環境でロード バランサを使用する場合は、アップグレードの対象となる 1 台目のアプライアンスがロード バランサに接続されている必要があります。vRealize Automation アプライアンス アプライアンスの他のすべてのインスタンスは、キャッシュ エラーを回避するためにアップグレードを適用する前に、ロード バランサのトラフィックに対して無効にする必要があります。

手順

  1. ロード バランサを使用している場合は、使用環境で次の準備を行います。
    1. Model Manager Data が含まれている IaaS Web サイト ノードが、ロード バランサのトラフィックに対して有効であることを確認します。

      vCAC Folder\Server\ConfigTool フォルダがあれば、このノードを特定できます。

    2. ロード バランサのトラフィックに対し、その他すべての IaaS Web サイトと、プライマリ以外の Manager Service を無効にします。
  2. セットアップ ファイル setup__vrealize-automation-appliance-FQDN@5480.exe を右クリックして、管理者として実行 を選択します。
  3. 次へ をクリックします。
  4. 使用許諾契約に同意し、次へ をクリックします。
  5. [ログイン] ページで現在の導入環境の管理者認証情報を入力します。

    ユーザー名は root で、パスワードはアプライアンスを展開したときに指定したパスワードです。

  6. 証明書の受け入れ を選択します。
  7. インストール タイプ ページで、アップグレード が選択されていることを確認します。

    アップグレード が選択されていない場合は、このシステム上のコンポーネントがすでにこのバージョンにアップグレードされています。

  8. 次へ をクリックします。
  9. アップグレード設定を構成します。

    オプション

    アクション

    Model Manager Data をアップグレードする場合

    vCAC Server セクションで Model Manager Data チェック ボックスを選択します。

    デフォルトではこのチェック ボックスは選択されています。Model Manager Data のアップグレードは 1 度のみです。複数のマシンで設定ファイルを実行し、分散インストールをアップグレードする場合、Web サーバは、Web サーバと Model Manager Data とのバージョンが一致しないと機能が停止します。Model Manager Data とすべての Web サーバをアップグレードしたら、すべての Web サーバが機能します。

    Model Manager Data をアップグレードしない場合

    vCAC Server セクションで Model Manager Data を選択解除します。

    Model Manager Data でカスタマイズされたワークフローを最新バージョンで保存するには

    Model Manager Data をアップグレードする場合は、拡張性ワークフロー セクションで ワークフローを最新バージョンに維持する チェック ボックスを選択します。

    デフォルトではこのチェック ボックスは選択されています。カスタマイズされたワークフローが常に維持されます。このチェック ボックスはバージョン順のみを決定します。vRealize Automation Designer を使用して Model Manager でワークフローをカスタマイズする場合は、このオプションを選択して、アップグレード後に最新バージョンとなるようにアップグレードする前に、カスタマイズされた各ワークフローを最新バージョンに維持します。

    このオプションを選択しない場合、vRealize Automation Designer で提供される各ワークフローはアップグレード後に最新バージョンとなり、アップグレード前の最新バージョンは 2 番目に新しいバージョンとなります。

    vRealize Automation Designer の詳細については、『ライフ サイクルの拡張性』を参照してください。

    Distributed Execution Manager またはプロキシ エージェントをアップグレードする場合

    サービス アカウント セクションで管理者アカウントの認証情報を入力します。

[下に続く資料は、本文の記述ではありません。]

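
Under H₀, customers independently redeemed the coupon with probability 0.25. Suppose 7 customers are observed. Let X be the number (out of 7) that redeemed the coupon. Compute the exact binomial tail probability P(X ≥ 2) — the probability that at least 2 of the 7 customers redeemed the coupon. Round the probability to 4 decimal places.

P = 0.5551

X is binomial with n = 7 and p = 0.25.
P(X ≥ 2) = Σ_{j=2}^{7} C(7,j)·0.25^j·0.75^{7−j}.
= 0.311462 + 0.173035 + 0.057678 + 0.011536 + 0.001282 + 0.000061 = 0.5551.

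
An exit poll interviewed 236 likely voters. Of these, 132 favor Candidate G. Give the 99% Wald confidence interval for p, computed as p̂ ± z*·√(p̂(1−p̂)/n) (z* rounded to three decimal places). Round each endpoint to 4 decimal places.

(0.4761, 0.6426)

Sample proportion p̂ = 132/236 = 0.55932.
SE = √(p̂(1−p̂)/n) = √(0.246481/236) = 0.032317.
z* = 2.576 at the 99% level.
Margin of error: 2.576 × 0.032317 = 0.08325.
Interval: 0.55932 ± 0.08325 → (0.4761, 0.6426).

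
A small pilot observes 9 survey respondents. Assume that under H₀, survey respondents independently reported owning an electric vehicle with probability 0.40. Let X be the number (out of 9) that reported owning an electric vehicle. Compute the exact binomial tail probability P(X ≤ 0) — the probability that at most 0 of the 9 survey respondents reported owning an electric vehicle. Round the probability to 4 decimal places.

P = 0.0101

X is binomial with n = 9 and p = 0.40.
P(X ≤ 0) = C(9,0)·0.40^0·0.60^9.
= 0.010078 = 0.0101.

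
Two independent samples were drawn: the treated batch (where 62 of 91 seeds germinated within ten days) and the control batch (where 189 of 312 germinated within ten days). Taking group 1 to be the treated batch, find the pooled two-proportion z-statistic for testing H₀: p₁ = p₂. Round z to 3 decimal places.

z = 1.308

p̂₁ = 62/91 = 0.68132, p̂₂ = 189/312 = 0.60577.
Pooling: p̂ = 251/403 = 0.62283.
SE = √[p̂(1−p̂)(1/n₁+1/n₂)] = √[0.62283·0.37717·(1/91+1/312)] ≈ 0.057744.
z = (p̂₁ − p̂₂)/SE = (0.68132 − 0.60577)/0.057744 = 0.07555/0.057744 = 1.308.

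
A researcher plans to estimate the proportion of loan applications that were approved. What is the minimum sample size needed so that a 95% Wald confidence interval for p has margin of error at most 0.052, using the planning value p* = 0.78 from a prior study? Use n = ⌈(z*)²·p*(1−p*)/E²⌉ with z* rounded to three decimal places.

z* = 1.960 at the 95% level.
p*(1−p*) = 0.1716.
(z*)²·p*(1−p*)/E² = 3.841600·0.1716/0.002704 = 243.794.
⌈243.794⌉ = 244.

n = 244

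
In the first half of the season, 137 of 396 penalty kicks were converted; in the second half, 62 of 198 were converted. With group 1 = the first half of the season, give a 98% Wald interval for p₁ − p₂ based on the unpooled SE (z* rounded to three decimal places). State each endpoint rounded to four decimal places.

p̂₁ = 137/396 = 0.34596, p̂₂ = 62/198 = 0.31313; p̂₁ − p̂₂ = 0.03283.
Unpooled SE = √(p̂₁(1−p̂₁)/n₁ + p̂₂(1−p̂₂)/n₂) = √(0.000571393 + 0.001086263) = 0.040714.
For 98% confidence, z* = 2.326. Margin = 2.326·0.040714 = 0.09470.
CI: 0.03283 ± 0.09470 = (-0.0619, 0.1275).

(-0.0619, 0.1275)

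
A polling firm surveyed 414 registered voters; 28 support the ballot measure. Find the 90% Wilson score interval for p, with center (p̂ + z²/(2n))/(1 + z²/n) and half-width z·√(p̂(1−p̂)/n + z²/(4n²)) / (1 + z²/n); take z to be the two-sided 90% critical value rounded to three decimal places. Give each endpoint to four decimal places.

(0.0500, 0.0909)

Here p̂ = 28/414 = 0.06763 and z = 1.645 (z² = 2.706025).
1 + z²/n = 1.006536.
Center = (0.06763 + 0.003268)/1.006536 = 0.07044.
Radicand: p̂(1−p̂)/n + z²/(4n²) = 0.000152316 + 0.000003947 = 0.000156263.
Half-width = z·√(radicand)/denom = 1.645·0.012501/1.006536 = 0.02043.
So the interval runs from 0.0500 to 0.0909.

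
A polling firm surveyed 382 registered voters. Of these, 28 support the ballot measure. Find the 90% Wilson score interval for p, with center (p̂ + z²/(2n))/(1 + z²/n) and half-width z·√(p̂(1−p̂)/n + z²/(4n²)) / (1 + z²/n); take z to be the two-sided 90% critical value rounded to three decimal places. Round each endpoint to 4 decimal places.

Here p̂ = 28/382 = 0.07330 and z = 1.645 (z² = 2.706025).
1 + z²/n = 1.007084.
Center = (0.07330 + 0.003542)/1.007084 = 0.07630.
Radicand: p̂(1−p̂)/n + z²/(4n²) = 0.000177816 + 0.000004636 = 0.000182452.
Half-width = 1.645·√0.000182452/1.007084 = 0.02206.
Interval: 0.07630 ± 0.02206 → (0.0542, 0.0984).

(0.0542, 0.0984)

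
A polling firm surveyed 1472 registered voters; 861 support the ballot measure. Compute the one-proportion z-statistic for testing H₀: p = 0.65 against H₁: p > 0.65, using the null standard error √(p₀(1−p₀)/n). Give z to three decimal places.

p̂ = 861/1472 = 0.58492.
SE₀ = √(0.65·0.35/1472) = 0.012432.
Test statistic: z = -0.06508/0.012432 = -5.235.

z = -5.235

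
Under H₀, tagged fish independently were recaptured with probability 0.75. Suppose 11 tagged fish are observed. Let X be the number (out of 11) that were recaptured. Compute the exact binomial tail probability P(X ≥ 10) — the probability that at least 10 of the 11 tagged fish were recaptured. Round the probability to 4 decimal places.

P = 0.1971

X ~ Binomial(n=11, p=0.75).
P(X ≥ 10) = C(11,10)·0.75^10·0.25^1 + C(11,11)·0.75^11·0.25^0.
= 0.154862 + 0.042235 = 0.1971.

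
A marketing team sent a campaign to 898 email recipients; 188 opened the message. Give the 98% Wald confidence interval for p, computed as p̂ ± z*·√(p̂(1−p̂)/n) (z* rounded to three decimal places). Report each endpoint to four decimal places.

The sample proportion is 188/898 = 0.20935.
SE(p̂) = √(0.20935·0.79065/898) = 0.013577.
For 98% confidence, z* = 2.326.
Margin = 2.326·0.013577 = 0.03158.
Interval: 0.20935 ± 0.03158 → (0.1778, 0.2409).

(0.1778, 0.2409)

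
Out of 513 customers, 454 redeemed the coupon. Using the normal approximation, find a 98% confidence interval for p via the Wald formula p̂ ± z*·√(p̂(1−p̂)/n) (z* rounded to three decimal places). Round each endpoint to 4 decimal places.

(0.8522, 0.9178)

Sample proportion p̂ = 454/513 = 0.88499.
SE = √(p̂(1−p̂)/n) = √(0.101783/513) = 0.014086.
For 98% confidence, z* = 2.326.
Margin = 2.326·0.014086 = 0.03276.
So the interval runs from 0.8522 to 0.9178.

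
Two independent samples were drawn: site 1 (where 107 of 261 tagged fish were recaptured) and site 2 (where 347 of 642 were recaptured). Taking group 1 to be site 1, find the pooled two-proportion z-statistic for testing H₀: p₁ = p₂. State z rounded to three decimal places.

z = -3.556

Sample proportions: p̂₁ = 107/261 = 0.40996 and p̂₂ = 347/642 = 0.54050.
Pooled p̂ = (107+347)/(261+642) = 454/903 = 0.50277.
SE = √[p̂(1−p̂)(1/n₁+1/n₂)] = √[0.50277·0.49723·(1/261+1/642)] ≈ 0.036705.
z = -0.13054/0.036705 = -3.556.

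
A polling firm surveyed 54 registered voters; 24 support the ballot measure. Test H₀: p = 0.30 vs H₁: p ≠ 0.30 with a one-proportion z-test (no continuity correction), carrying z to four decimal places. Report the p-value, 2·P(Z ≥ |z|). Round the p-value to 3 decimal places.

The sample proportion is 24/54 = 0.44444.
Under H₀, SE = √(p₀(1−p₀)/n) = √(0.30·0.70/54) = √0.003888889 = 0.062361.
Test statistic (full precision, shown to 4 dp): z = (24/54 − 0.30)/SE₀ ≈ 2.3163.
From the standard normal, 2·P(Z ≥ |z|) = 0.021.

p-value = 0.021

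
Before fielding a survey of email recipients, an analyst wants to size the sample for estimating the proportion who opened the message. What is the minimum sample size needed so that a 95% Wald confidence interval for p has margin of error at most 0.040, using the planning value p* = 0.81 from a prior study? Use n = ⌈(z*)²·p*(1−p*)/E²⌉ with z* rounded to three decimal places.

For 95% confidence, z* = 1.960.
p*(1−p*) = 0.1539.
Required n before rounding: 3.841600 × 0.1539 / 0.040² = 369.514.
⌈369.514⌉ = 370.

n = 370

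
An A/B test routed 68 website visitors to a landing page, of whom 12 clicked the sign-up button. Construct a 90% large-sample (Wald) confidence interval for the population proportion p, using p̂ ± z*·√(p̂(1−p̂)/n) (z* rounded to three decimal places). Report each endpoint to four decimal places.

Sample proportion p̂ = 12/68 = 0.17647.
Standard error of p̂: √(0.145329/68) = √0.002137187 = 0.046230.
For 90% confidence, z* = 1.645.
Margin of error: 1.645 × 0.046230 = 0.07605.
CI: 0.17647 ± 0.07605 = (0.1004, 0.2525).

(0.1004, 0.2525)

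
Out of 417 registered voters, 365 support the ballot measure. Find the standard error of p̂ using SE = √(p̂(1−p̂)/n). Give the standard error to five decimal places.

With x = 365 successes in n = 417, p̂ = 0.87530.
p̂(1−p̂) = 0.87530·0.12470 = 0.109150.
SE = √(0.109150/417) = √0.000261751 = 0.01618.

SE = 0.01618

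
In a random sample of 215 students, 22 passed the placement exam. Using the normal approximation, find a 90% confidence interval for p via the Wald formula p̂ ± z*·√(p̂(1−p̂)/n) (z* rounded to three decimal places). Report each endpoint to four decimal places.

p̂ = 22/215 = 0.10233.
SE(p̂) = √(0.10233·0.89767/215) = 0.020670.
The 90% critical value is z* = 1.645.
Margin = 1.645·0.020670 = 0.03400.
CI: 0.10233 ± 0.03400 = (0.0683, 0.1363).

(0.0683, 0.1363)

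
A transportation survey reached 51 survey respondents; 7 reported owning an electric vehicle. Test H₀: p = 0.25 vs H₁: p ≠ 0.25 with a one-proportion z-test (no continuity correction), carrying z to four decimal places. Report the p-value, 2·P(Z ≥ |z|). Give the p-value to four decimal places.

p̂ = 7/51 = 0.13725.
SE₀ = √(0.25·0.75/51) = 0.060634.
z = (p̂ − p₀)/SE = (7/51 − 0.25)/0.060634 ≈ -1.8594.
From the standard normal, 2·P(Z ≥ |z|) = 0.0630.

p-value = 0.0630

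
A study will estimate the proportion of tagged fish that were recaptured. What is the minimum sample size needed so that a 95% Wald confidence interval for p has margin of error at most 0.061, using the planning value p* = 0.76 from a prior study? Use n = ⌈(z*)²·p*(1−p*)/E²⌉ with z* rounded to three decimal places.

n = 189

For 95% confidence, z* = 1.960.
p*(1−p*) = 0.76·0.24 = 0.1824.
(z*)²·p*(1−p*)/E² = 3.841600·0.1824/0.003721 = 188.312.
⌈188.312⌉ = 189.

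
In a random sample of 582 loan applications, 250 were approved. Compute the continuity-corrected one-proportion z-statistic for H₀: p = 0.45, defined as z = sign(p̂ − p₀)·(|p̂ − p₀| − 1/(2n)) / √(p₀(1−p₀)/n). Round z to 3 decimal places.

z = -0.950

The sample proportion is 250/582 = 0.42955. p̂ − p₀ = -0.020447.
1/(2n) = 0.000859.
Corrected numerator: |-0.020447| − 0.000859 = 0.019588.
SE₀ = √(0.45·0.55/582) = 0.020622.
z = −0.019588/0.020622 = -0.950.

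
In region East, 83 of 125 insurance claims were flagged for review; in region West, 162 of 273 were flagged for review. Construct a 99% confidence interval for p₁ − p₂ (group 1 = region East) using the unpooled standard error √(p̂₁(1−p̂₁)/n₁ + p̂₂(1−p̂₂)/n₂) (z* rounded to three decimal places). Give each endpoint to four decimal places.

(-0.0625, 0.2037)

p̂₁ = 0.66400, p̂₂ = 0.59341, so the observed difference is 0.07059.
SE = √(0.001784832 + 0.000883792) = √0.002668624 = 0.051659.
For 99% confidence, z* = 2.576. Margin = 2.576·0.051659 = 0.13307.
So the interval runs from -0.0625 to 0.2037.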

    アップグレードするすべてのサービスがこのアカウントで実行されます。

    Microsoft SQL Server データベースを指定するには

    Model Manager Data をアップグレードする場合、Microsoft SQL Server データベース インストール情報セクションの サーバ テキスト ボックスにデータベース サーバとデータベース インスタンスの名前を入力します。データベース名 にデータベース サーバ名の完全修飾ドメイン名 (FQDN) を入力します。

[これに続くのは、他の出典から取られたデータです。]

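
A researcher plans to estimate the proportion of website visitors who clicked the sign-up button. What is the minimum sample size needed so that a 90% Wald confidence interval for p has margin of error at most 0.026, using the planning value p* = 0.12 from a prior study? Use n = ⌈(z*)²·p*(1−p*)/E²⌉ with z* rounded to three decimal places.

n = 423

The 90% critical value is z* = 1.645.
p*(1−p*) = 0.12·0.88 = 0.1056.
(z*)²·p*(1−p*)/E² = 2.706025·0.1056/0.000676 = 422.716.
⌈422.716⌉ = 423.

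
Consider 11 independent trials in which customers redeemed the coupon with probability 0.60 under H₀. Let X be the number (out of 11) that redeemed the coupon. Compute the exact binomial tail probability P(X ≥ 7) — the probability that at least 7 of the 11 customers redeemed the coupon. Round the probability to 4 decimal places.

P = 0.5328

X ~ Binomial(n=11, p=0.60).
P(X ≥ 7) = Σ_{j=7}^{11} C(11,j)·0.60^j·0.40^{11−j}.
= 0.236490 + 0.177367 + 0.088684 + 0.026605 + 0.003628 = 0.5328.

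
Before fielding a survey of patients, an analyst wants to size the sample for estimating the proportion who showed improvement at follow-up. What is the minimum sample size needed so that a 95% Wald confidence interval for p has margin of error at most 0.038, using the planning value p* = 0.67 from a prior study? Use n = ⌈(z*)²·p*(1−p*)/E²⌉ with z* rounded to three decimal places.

n = 589

z* = 1.960 at the 95% level.
p*(1−p*) = 0.2211.
Required n before rounding: 3.841600 × 0.2211 / 0.038² = 588.212.
Rounding up, n = 589.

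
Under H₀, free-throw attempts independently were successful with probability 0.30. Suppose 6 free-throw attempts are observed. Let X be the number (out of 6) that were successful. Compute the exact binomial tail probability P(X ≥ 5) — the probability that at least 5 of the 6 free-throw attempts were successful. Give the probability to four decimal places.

X is binomial with n = 6 and p = 0.30.
P(X ≥ 5) = C(6,5)·0.30^5·0.70^1 + C(6,6)·0.30^6·0.70^0.
= 0.010206 + 0.000729 = 0.0109.

P = 0.0109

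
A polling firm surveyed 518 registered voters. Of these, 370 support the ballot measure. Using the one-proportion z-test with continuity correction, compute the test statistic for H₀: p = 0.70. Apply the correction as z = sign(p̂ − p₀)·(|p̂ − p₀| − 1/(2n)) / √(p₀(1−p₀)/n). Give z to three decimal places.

z = 0.662

p̂ = 370/518 = 0.71429. p̂ − p₀ = 0.014286.
1/(2n) = 0.000965.
Corrected numerator: |0.014286| − 0.000965 = 0.013321.
Under H₀, SE = √(p₀(1−p₀)/n) = √(0.70·0.30/518) = √0.000405405 = 0.020135.
z = (+)0.013321/0.020135 = 0.662.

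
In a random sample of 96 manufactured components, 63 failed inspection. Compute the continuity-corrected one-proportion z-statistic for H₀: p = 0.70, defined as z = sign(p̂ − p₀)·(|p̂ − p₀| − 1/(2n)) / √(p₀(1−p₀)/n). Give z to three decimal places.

z = -0.824

p̂ = 63/96 = 0.65625. p̂ − p₀ = -0.043750.
Continuity correction 1/(2n) = 1/192 = 0.005208.
Corrected numerator: |-0.043750| − 0.005208 = 0.038542.
SE₀ = √(0.70·0.30/96) = 0.046771.
z = (−)0.038542/0.046771 = -0.824.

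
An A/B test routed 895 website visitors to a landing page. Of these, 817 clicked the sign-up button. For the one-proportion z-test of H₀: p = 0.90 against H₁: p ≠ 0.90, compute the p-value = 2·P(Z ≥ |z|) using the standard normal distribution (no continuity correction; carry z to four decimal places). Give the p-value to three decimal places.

The sample proportion is 817/895 = 0.91285.
SE₀ = √(0.90·0.10/895) = 0.010028.
Test statistic (full precision, shown to 4 dp): z = (817/895 − 0.90)/SE₀ ≈ 1.2813.
From the standard normal, 2·P(Z ≥ |z|) = 0.200.

p-value = 0.200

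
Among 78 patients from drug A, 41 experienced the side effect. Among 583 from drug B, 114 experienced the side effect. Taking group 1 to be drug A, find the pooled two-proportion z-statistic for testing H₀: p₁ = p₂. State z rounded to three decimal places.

z = 6.462

p̂₁ = 41/78 = 0.52564, p̂₂ = 114/583 = 0.19554.
Pooling: p̂ = 155/661 = 0.23449.
SE = √[p̂(1−p̂)(1/n₁+1/n₂)] = √[0.23449·0.76551·(1/78+1/583)] ≈ 0.051081.
z = 0.33010/0.051081 = 6.462.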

    データベース インスタンスがデフォルト以外の SQL ポートにある場合、サーバ インスタンス仕様にポート番号を含めます。Microsoft SQL のデフォルト ポート番号は 1433 です。

    マネージャ ノードをアップグレードする場合、MSSQL SSL オプションはデフォルトで選択されています。データベースで SSL を使用しない場合には、データベース接続に SSL を使用 のチェックを外します。

     

  10. 次へ をクリックします。
  11. アップグレードするすべてのサービスが [アップグレードの準備完了] ページに表示されていることを確認し、アップグレード をクリックします。

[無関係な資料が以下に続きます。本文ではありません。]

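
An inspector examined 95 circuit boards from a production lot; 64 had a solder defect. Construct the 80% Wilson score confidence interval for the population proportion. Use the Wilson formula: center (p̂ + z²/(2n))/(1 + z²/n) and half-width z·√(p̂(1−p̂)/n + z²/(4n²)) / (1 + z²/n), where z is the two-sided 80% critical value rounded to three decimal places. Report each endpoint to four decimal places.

Here p̂ = 64/95 = 0.67368 and z = 1.282 (z² = 1.643524).
1 + z²/n = 1.017300.
Adjusted center: (0.67368 + z²/(2n))/1.017300 = 0.67073.
Radicand: p̂(1−p̂)/n + z²/(4n²) = 0.002314040 + 0.000045527 = 0.002359567.
Half-width = z·√(radicand)/denom = 1.282·0.048575/1.017300 = 0.06121.
CI: 0.67073 ± 0.06121 = (0.6095, 0.7319).

(0.6095, 0.7319)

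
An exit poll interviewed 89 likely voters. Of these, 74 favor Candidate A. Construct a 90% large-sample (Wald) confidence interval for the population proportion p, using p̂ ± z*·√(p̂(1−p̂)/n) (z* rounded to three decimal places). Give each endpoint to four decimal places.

(0.7662, 0.8967)

Sample proportion p̂ = 74/89 = 0.83146.
Standard error of p̂: √(0.140134/89) = √0.001574537 = 0.039680.
z* = 1.645 at the 90% level.
Margin = 1.645·0.039680 = 0.06527.
Interval: 0.83146 ± 0.06527 → (0.7662, 0.8967).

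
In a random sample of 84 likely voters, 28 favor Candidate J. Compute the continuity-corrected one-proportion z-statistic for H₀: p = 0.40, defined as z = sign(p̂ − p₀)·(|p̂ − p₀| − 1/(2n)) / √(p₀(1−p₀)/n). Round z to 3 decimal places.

With x = 28 successes in n = 84, p̂ = 0.33333. p̂ − p₀ = -0.066667.
1/(2n) = 0.005952.
Corrected numerator: |-0.066667| − 0.005952 = 0.060715.
SE₀ = √(0.40·0.60/84) = 0.053452.
z = (−)0.060715/0.053452 = -1.136.

z = -1.136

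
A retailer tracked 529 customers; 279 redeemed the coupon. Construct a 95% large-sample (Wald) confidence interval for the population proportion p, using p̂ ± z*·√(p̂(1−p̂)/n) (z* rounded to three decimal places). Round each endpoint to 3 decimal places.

(0.485, 0.570)

Sample proportion p̂ = 279/529 = 0.52741.
Standard error of p̂: √(0.249249/529) = √0.000471170 = 0.021706.
z* = 1.960 at the 95% level.
Margin of error: 1.960 × 0.021706 = 0.04254.
So the interval runs from 0.485 to 0.570.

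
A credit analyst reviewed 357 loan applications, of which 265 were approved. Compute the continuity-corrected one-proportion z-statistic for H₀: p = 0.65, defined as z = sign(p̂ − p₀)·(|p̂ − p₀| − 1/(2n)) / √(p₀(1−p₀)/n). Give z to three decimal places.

z = 3.601

The sample proportion is 265/357 = 0.74230. p̂ − p₀ = 0.092297.
Continuity correction 1/(2n) = 1/714 = 0.001401.
Corrected numerator: |0.092297| − 0.001401 = 0.090896.
Null standard error: √(0.65·0.35/357) = √0.000637255 = 0.025244.
z = (+)0.090896/0.025244 = 3.601.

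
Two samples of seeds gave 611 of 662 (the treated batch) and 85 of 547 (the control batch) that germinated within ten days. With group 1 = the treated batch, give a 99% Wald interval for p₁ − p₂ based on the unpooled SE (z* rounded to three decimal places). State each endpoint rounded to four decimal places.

p̂₁ = 611/662 = 0.92296, p̂₂ = 85/547 = 0.15539; p̂₁ − p̂₂ = 0.76757.
Unpooled SE = √(p̂₁(1−p̂₁)/n₁ + p̂₂(1−p̂₂)/n₂) = √(0.000107408 + 0.000239938) = 0.018637.
z* = 2.576 at the 99% level. Margin = 2.576·0.018637 = 0.04801.
Interval: 0.76757 ± 0.04801 → (0.7196, 0.8156).

(0.7196, 0.8156)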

    [アップグレード] ページおよび進行状況インジケータが表示されます。アップグレード手順を完了すると、次へ ボタンが有効になります。

  12. 次へ をクリックします。
  13. 完了 をクリックします。
  14. すべてのサービスが再起動されたことを確認します。
  15. 導入環境内の各 IaaS サーバについて、推奨されている順序でこの手順を繰り返します。
  16. すべてのコンポーネントをアップグレードしたら、アプライアンスの管理コンソールにログインし、IaaS を含むすべてのサービスが登録されていることを確認します。

タスクの結果

選択したすべてのコンポーネントが新しいリリースにアップグレードされました。

次のタスク

導入環境でロード バランサを使用する場合、vRealize Automation 健全性チェックを使用するために各ロード バランサ ノードをアップグレードし、接続されていないノードのロード バランサ トラフィックを再度有効にします。アップグレード前の環境で、ロード バランシングされた組み込みの PostgreSQL データベースを使用していた場合、PostgreSQL プール内のすべてのノードは必要がなくなるため無効にします。プールはいつでも削除できます。